Some may wonder why the binary option came into being. In other words, what purpose do binary options serve in the global financial markets?
We have already shown what purpose an option can serve (click here to go to that article). Namely, it can help an investor hedge an investment by offering him or her the opportunity to purchase a commodity at a future date for a predetermined price.
So, what financial purpose does the binary option serve?
The basic financial principles underlying the binary option is that it can serve as an indication of the general public’s confidence or lack thereof in the value of a particular asset and it can also limit an investor’s risk by hedging a longer-term investment.
Let’s discuss how a binary option can indicate confidence in a financial asset with an example: if the vast majority of people purchasing binary options contracts on Microsoft stock are taking the position that the stock price will be LOWER than the current trading price in one week’s time, that is a strong indication that the overall sentiment of the trading public is that the value of the Microsoft stock is decreasing.
If, on the other hand, the vast majority of people purchasing binary options contracts on Microsoft stock are taking the position that the stock price will be HIGHER than the current trading price in one week’s time, that is a strong indication that the overall sentiment of the trading public is that value of the Microsoft stock is increasing.
This information can help inform traders and investors about the general sentiment on a specific asset in order for them to decide whether or not to buy or sell the asset in question.
Hedge long-term investment
Another financial purpose that a binary option can serve is that it can help investors hedge longer-term investments with a short-term one. Let’s say, for example, that Trader A takes a long position on EUR/USD meaning that he purchases euros under the assumption that the currency will increase in value vis-a-vis the dollar with the goal of then selling those euros at a profit.
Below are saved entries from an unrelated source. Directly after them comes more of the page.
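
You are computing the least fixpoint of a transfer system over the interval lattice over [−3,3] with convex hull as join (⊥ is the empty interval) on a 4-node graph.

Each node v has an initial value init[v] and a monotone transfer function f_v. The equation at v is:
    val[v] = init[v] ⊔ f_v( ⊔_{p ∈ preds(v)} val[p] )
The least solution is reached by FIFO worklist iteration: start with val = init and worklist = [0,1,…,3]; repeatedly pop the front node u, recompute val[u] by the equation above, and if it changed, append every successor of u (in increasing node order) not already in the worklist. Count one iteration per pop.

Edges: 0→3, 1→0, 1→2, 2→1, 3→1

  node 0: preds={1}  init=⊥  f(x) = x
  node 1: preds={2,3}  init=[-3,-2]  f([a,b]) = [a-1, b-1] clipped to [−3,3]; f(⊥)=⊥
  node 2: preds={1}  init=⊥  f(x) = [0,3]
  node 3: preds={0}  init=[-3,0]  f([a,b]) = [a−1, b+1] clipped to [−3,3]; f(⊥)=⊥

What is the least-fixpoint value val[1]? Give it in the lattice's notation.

[-3,2]

Iteration log — 11 steps:
  step 1. node 0  ⊔preds=[-3,-2]  new=[-3,-2]  old=⊥  +wl: 
  step 2. node 1  ⊔preds=[-3,0]  new=[-3,-1]  old=[-3,-2]  +wl: 0
  step 3. node 2  ⊔preds=[-3,-1]  new=[0,3]  old=⊥  +wl: 1
  step 4. node 3  ⊔preds=[-3,-2]  new=[-3,0]  stable
  step 5. node 0  ⊔preds=[-3,-1]  new=[-3,-1]  old=[-3,-2]  +wl: 3
  step 6. node 1  ⊔preds=[-3,3]  new=[-3,2]  old=[-3,-1]  +wl: 0,2
  step 7. node 3  ⊔preds=[-3,-1]  new=[-3,0]  stable
  step 8. node 0  ⊔preds=[-3,2]  new=[-3,2]  old=[-3,-1]  +wl: 3
  step 9. node 2  ⊔preds=[-3,2]  new=[0,3]  stable
  step 10. node 3  ⊔preds=[-3,2]  new=[-3,3]  old=[-3,0]  +wl: 1
  step 11. node 1  ⊔preds=[-3,3]  new=[-3,2]  stable

Least fixpoint reached:
  node 0: [-3,2]
  node 1: [-3,2]
  node 2: [0,3]
  node 3: [-3,3]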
Soon after purchasing the EUR/USD, Trader A realizes that his intuition on the euro rising in value may have been mistaken so he decides to invest in a DOWN position on an EUR/USD binary option that pays out 75% of the investment amount.
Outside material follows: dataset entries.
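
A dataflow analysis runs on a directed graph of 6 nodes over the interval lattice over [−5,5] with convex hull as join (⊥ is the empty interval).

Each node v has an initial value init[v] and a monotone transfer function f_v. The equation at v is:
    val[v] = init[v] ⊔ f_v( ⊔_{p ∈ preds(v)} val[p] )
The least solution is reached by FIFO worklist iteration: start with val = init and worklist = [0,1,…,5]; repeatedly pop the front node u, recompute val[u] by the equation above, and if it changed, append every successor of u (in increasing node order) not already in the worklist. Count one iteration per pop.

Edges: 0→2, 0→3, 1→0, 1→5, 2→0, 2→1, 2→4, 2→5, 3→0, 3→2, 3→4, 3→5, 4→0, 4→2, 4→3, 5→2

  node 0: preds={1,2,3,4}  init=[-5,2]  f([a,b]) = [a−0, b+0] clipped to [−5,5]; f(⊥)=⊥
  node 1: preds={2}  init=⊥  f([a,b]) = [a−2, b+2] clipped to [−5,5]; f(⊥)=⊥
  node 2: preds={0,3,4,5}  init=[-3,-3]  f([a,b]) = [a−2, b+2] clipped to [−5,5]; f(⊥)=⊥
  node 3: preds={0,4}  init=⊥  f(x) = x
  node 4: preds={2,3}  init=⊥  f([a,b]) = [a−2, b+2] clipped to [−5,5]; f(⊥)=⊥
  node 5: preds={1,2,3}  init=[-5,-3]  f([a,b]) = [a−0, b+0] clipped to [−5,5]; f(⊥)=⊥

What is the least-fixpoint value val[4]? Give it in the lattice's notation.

Worklist (15 pops):
  #1 pop 0: in=[-3,-3] → [-5,2] (no change)
  #2 pop 1: in=[-3,-3] → [-5,-1] (was ⊥); enqueue [0]
  #3 pop 2: in=[-5,2] → [-5,4] (was [-3,-3]); enqueue [1]
  #4 pop 3: in=[-5,2] → [-5,2] (was ⊥); enqueue [2]
  #5 pop 4: in=[-5,4] → [-5,5] (was ⊥); enqueue [3]
  #6 pop 5: in=[-5,4] → [-5,4] (was [-5,-3]); enqueue []
  #7 pop 0: in=[-5,5] → [-5,5] (was [-5,2]); enqueue []
  #8 pop 1: in=[-5,4] → [-5,5] (was [-5,-1]); enqueue [0,5]
  #9 pop 2: in=[-5,5] → [-5,5] (was [-5,4]); enqueue [1,4]
  #10 pop 3: in=[-5,5] → [-5,5] (was [-5,2]); enqueue [2]
  #11 pop 0: in=[-5,5] → [-5,5] (no change)
  #12 pop 5: in=[-5,5] → [-5,5] (was [-5,4]); enqueue []
  #13 pop 1: in=[-5,5] → [-5,5] (no change)
  #14 pop 4: in=[-5,5] → [-5,5] (no change)
  #15 pop 2: in=[-5,5] → [-5,5] (no change)

Fixpoint:
  val[0] = [-5,5]
  val[1] = [-5,5]
  val[2] = [-5,5]
  val[3] = [-5,5]
  val[4] = [-5,5]
  val[5] = [-5,5]

[-5,5]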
If Trader’s A initial assumption that the euro would increase in value was correct, he will profit from the long position on EUR/USD. If, however, his initial intuition was incorrect and the euro begins losing value vis-a-vis the US dollar, he will still profit from the DOWN position on the binary option contract in the short-term. Moreover, Trader A can then hold his long position on EUR/USD until the euro begins to gain value again.
In this way, Trader A has hedged his longer-term EUR/USD investment with a short-term binary option investment thus limiting the risk of an unprofitable investment.